Cardiology Pharmaceuticals

Applied Therapeutics’ AT-001 Trial Misses Mark

Applied Therapeutics saw its shares fall 40% late last week after revealing that its diabetic cardiomyopathy drug candidate AT-001 (caficrestat) didn’t meet its phase 3 trial’s primary endpoint. However, the trial did show enough “encouraging results” for Applied to assert that AT-001 could still become the first diabetic cardiomyopathy treatment.

  • Diabetic cardiomyopathy (DbCM) describes diabetes-associated changes in the structure and function of the heart’s myocardium, often leading to heart failure. 
  • AT-001 is an investigational oral Aldose Reductase inhibitor being developed for the treatment of diabetic cardiomyopathy.
  • There are no other drugs specifically approved to treat DbCM, although some patients are prescribed SGLT2 inhibitors

The ARISE-HF phase 3 trial had 675 DbCM patients at high risk of progression to overt heart failure take either AT-001 or a placebo, as an add-on to standard diabetes therapies.

The study didn’t show statistically significant improvements or prevention of worsening DbCM (the primary endpoint) — the AT-001 and placebo groups had -0.01 and -0.31 ml/kg/min Peak VO2 declines over 15 months (p = 0.210).

However, there was some secondary silver linings:

  • AT-001 achieved statistically significant improvements among the 62% of participants who weren’t also taking SGLT2 or GLP-1 inhibitors (+0.08 vs. -0.54 ml/kg/min Peak VO2).
  • Far fewer participants in the AT-001 group experienced “clinically significant worsening in cardiac functional capacity” than the placebo group (32.7% vs. 46%).
  • AT-001 was generally safe and well tolerated, as both groups had similar rates of serious adverse events and low incidence of treatment-related discontinuations.

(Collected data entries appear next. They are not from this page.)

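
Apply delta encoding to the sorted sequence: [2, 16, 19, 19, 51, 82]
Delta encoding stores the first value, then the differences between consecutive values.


First value: 2
Deltas:
  16 - 2 = 14
  19 - 16 = 3
  19 - 19 = 0
  51 - 19 = 32
  82 - 51 = 31


Delta encoded: [2, 14, 3, 0, 32, 31]


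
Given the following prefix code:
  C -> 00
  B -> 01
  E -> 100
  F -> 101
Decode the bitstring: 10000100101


Decoding step by step:
Bits 100 -> E
Bits 00 -> C
Bits 100 -> E
Bits 101 -> F


Decoded message: ECEF


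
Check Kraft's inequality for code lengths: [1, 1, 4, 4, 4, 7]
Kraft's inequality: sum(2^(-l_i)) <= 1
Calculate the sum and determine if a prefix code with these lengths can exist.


Sum = 2^(-1) + 2^(-1) + 2^(-4) + 2^(-4) + 2^(-4) + 2^(-7)
    = 0.5 + 0.5 + 0.0625 + 0.0625 + 0.0625 + 0.0078125
    = 153/128 = 1.1953125
Since 1.1953125 > 1, Kraft's inequality is NOT satisfied.
A prefix code with these lengths CANNOT exist.

Kraft sum = 1.1953125. Not satisfied.


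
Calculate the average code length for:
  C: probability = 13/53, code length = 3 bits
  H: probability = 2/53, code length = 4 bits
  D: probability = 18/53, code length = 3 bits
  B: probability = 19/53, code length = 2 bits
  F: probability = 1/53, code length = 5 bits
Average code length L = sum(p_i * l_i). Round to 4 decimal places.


Weighted contributions p_i * l_i:
  C: (13/53) * 3 = 39/53
  H: (2/53) * 4 = 8/53
  D: (18/53) * 3 = 54/53
  B: (19/53) * 2 = 38/53
  F: (1/53) * 5 = 5/53
Sum = (39 + 8 + 54 + 38 + 5)/53 = 144/53

L = 144/53 = 2.7170 bits/symbol


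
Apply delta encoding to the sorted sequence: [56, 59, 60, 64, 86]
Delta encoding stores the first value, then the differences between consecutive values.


First value: 56
Deltas:
  59 - 56 = 3
  60 - 59 = 1
  64 - 60 = 4
  86 - 64 = 22


Delta encoded: [56, 3, 1, 4, 22]


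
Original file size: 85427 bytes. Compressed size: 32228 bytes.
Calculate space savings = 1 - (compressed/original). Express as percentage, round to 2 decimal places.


ratio = compressed/original = 32228/85427 = 0.377258
savings = 1 - ratio = 1 - 0.377258 = 0.622742
as a percentage: 0.622742 * 100 = 62.27%

Space savings = 1 - 32228/85427 = 62.27%


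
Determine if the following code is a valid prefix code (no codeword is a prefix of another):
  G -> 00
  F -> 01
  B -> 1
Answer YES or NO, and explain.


Checking each pair (does one codeword prefix another?):
  G='00' vs F='01': no prefix
  G='00' vs B='1': no prefix
  F='01' vs G='00': no prefix
  F='01' vs B='1': no prefix
  B='1' vs G='00': no prefix
  B='1' vs F='01': no prefix
No violation found over all pairs.

YES -- this is a valid prefix code. No codeword is a prefix of any other codeword.


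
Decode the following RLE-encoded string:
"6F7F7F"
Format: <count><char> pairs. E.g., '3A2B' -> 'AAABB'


Expanding each <count><char> pair:
  6F -> 'FFFFFF'
  7F -> 'FFFFFFF'
  7F -> 'FFFFFFF'

Decoded = FFFFFFFFFFFFFFFFFFFF


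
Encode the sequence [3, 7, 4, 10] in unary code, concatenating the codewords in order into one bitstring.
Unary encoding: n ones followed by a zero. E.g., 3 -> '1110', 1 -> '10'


Encode each number as n ones followed by a terminating 0:
  3 -> 1110 (4 bits)
  7 -> 11111110 (8 bits)
  4 -> 11110 (5 bits)
  10 -> 11111111110 (11 bits)
Total length = 4 + 8 + 5 + 11 = 28 bits.

Unary([3, 7, 4, 10]) = 1110111111101111011111111110 (28 bits)


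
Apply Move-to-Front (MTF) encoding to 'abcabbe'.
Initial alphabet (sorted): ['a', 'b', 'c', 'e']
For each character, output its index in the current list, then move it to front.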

These secondary outcomes were enough for Applied Therapeutics to call its results “encouraging” and position AT-001 as an “important potential tool for physicians in treatment of DbCM patients,” especially considering that DbCM patients still don’t have an approved therapy.

However, Applied Therapeutics is apparently more “encouraged”about its galactosemia drug govorestat, announcing plans to find a partner to bring AT-001 to approval and commercialization, so it can focus its resources on govorestat.

The Takeaway
Although most headlines focused on Applied Therapeutics’s stock decline, and some folks on Twitter/X mocked its mention of “encouraging results,” the fact that AT-001 stabilized cardiac functional capacity (especially among those not on SGLT2 or GLP-1 inhibitors) might actually be encouraging for DbCM patients currently living without an approved therapy.